I've documented some of this issue after further investigation in this mailing list post

Duplicated here for posterity:

I'm working on bringing the Redstorm library
(https://github.com/jruby-gradle/redstorm) up to speed with some of the recent
updates made possible in JRuby core, primary of which is loading
resources/artifacts nested within a self-contained .jar file. What I'd like,
ideally, is some sort of pre-initialization hook on a supervisor that I can tie
into to properly set up my classpath.

JRuby supports adding jars to the classpath with a `require` statement in such
a manner that a number of Ruby gems will embed a jar file in the gem and then
use `require 'my-library'` just like they might require any other Ruby
dependency.

This presents problems when executing in the Storm runtime environment. I
cannot simply go the shaded/fat-jar route since there is Ruby code which
expects "my-library.jar" to be a file in the Ruby `$LOAD_PATH` instead of
purely relying on the presence of files in the classpath.

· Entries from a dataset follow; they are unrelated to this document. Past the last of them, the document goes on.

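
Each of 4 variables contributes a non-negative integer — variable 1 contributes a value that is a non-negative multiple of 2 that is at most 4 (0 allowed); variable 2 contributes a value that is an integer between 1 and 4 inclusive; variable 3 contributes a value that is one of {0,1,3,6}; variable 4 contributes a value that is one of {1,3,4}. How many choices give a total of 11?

14

The generating function for the choices is (1 + t² + t⁴)·(t + t² + t³ + t⁴)·(1 + t + t³ + t⁶)·(t + t³ + t⁴); the count is [t¹¹].
(1 + t² + t⁴) has coefficients 1,0,1,0,1 for degrees 0…4.
(t + t² + t³ + t⁴) has coefficients 0,1,1,1,1,0,0,0,0,0,0,0 for degrees 0…11.
Multiplying by (1 + t + t³ + t⁶) gives running coefficients 0,1,2,2,3,2,1,2,1,1,1,0 for degrees 0…11.
Finally multiplying by (t + t³ + t⁴), the product of all factors after the first has coefficients 0,0,1,2,3,6,6,6,7,4,4,4 for degrees 0…11.
[t¹¹] = 1·4 + 1·4 + 1·6 = 14.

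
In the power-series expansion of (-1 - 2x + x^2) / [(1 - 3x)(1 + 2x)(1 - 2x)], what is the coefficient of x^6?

The denominator gives the recurrence a_n = 3a_(n−1) + 4a_(n−2) − 12a_(n−3) for n ≥ 3; the numerator fixes a_0 = -1, a_1 = -5, a_2 = -18.
Iterating: -1, -5, -18, -62, -198, -626, -1926, so a_6 = -1926.

-1926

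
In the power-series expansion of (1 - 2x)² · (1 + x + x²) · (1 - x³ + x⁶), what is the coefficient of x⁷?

-7

(1 - 2x)² has coefficients 1,-4,4 for degrees 0…2.
(1 + x + x²) has coefficients 1,1,1,0,0,0,0,0 for degrees 0…7.
Finally multiplying by (1 - x³ + x⁶), the product of all factors after the first has coefficients 1,1,1,-1,-1,-1,1,1 for degrees 0…7.
[x⁷] = 1·1 − 4·1 + 4·(-1) = -7.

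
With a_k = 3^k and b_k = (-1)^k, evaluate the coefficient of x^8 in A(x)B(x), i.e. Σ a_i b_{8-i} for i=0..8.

This is [x^8] in the product of the two ordinary generating functions.
Σ = 1·1 + 3·(-1) + 9·1 + 27·(-1) + 81·1 + 243·(-1) + 729·1 + 2187·(-1) + 6561·1 = 4921.

4921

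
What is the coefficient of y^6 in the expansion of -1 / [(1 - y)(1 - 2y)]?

-127

Partial fractions give a closed form: a_n = (1)·1^n + (-2)·2^n.
At n = 6: a_6 = -127.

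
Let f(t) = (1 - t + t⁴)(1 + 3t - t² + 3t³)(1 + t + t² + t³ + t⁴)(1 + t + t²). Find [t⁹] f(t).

(1 - t + t⁴) has coefficients 1,-1,0,0,1 for degrees 0…4.
(1 + 3t - t² + 3t³) has coefficients 1,3,-1,3,0,0,0,0,0,0 for degrees 0…9.
Multiplying by (1 + t + t² + t³ + t⁴) gives running coefficients 1,4,3,6,6,5,2,3,0,0 for degrees 0…9.
Finally multiplying by (1 + t + t²), the product of all factors after the first has coefficients 1,5,8,13,15,17,13,10,5,3 for degrees 0…9.
[t⁹] = 1·3 − 1·5 + 1·17 = 15.

15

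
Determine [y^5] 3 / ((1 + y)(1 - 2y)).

Partial fractions give a closed form: a_n = (1)·(-1)^n + (2)·2^n.
At n = 5: a_5 = 63.

63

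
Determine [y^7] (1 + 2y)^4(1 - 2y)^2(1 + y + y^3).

48

(1 + 2y)^4 has coefficients 1,8,24,32,16 for degrees 0…4.
(1 - 2y)^2 has coefficients 1,-4,4,0,0,0,0,0 for degrees 0…7.
Finally multiplying by (1 + y + y^3), the product of all factors after the first has coefficients 1,-3,0,5,-4,4,0,0 for degrees 0…7.
[y^7] = 1·0 + 8·0 + 24·4 + 32·(-4) + 16·5 = 48.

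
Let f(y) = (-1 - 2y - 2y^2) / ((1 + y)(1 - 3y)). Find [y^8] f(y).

-9295

The denominator gives the recurrence a_n = 2a_(n−1) + 3a_(n−2) for n ≥ 3; the numerator fixes a_0 = -1, a_1 = -4, a_2 = -13.
Iterating: -1, -4, -13, -38, -115, -344, -1033, -3098, -9295, so a_8 = -9295.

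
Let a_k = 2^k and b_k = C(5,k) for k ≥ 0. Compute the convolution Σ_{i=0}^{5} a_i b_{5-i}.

243

Write out a_i and b_{5-i} for i = 0,…,5 and sum the products.
Σ = 1·1 + 2·5 + 4·10 + 8·10 + 16·5 + 32·1 = 243.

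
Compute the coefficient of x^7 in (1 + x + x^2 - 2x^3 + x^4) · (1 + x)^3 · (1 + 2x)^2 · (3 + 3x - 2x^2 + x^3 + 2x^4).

75

(1 + x + x^2 - 2x^3 + x^4) has coefficients 1,1,1,-2,1 for degrees 0…4.
(1 + x)^3 has coefficients 1,3,3,1,0,0,0,0 for degrees 0…7.
Multiplying by (1 + 2x)^2 gives running coefficients 1,7,19,25,16,4,0,0 for degrees 0…7.
Finally multiplying by (3 + 3x - 2x^2 + x^3 + 2x^4), the product of all factors after the first has coefficients 3,24,76,119,94,43,43,58 for degrees 0…7.
[x^7] = 1·58 + 1·43 + 1·43 − 2·94 + 1·119 = 75.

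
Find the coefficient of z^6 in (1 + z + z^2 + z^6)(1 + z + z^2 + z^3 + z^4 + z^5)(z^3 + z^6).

(1 + z + z^2 + z^6) has coefficients 1,1,1,0,0,0,1 for degrees 0…6.
(1 + z + z^2 + z^3 + z^4 + z^5) has coefficients 1,1,1,1,1,1,0 for degrees 0…6.
Finally multiplying by (z^3 + z^6), the product of all factors after the first has coefficients 0,0,0,1,1,1,2 for degrees 0…6.
[z^6] = 1·2 + 1·1 + 1·1 + 1·0 = 4.

4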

This has been discussed previously in threads like this:
    <http://grokbase.com/t/gg/storm-user/12c7m3zzve/what-are-the-chances-of-supporting-a-jar-of-jars-in-the-future>

This isn't a problem on topology deployment where I can easily customize the
classpath and loading semantics but when a topology is sent out to supervisor
nodes and started in workers, the "entrypoint" is something I cannot modify or
hack to update the running load path for the JRuby runtime.

Is there a viable workaround or some means of overriding/extending the worker
initialization routines?
rtyler commented 9 years ago

The work-around that I've validated works is to include two separate configurations. One jrubyStorm packs everything into the artifact verbatim (nested jars-in-jars) whereas jrubyStormClasspath unzips all the dependencies and places the raw class files inside the resulting archive.

This will provide a short term resolution for users

Related jruby-gradle/redstorm#12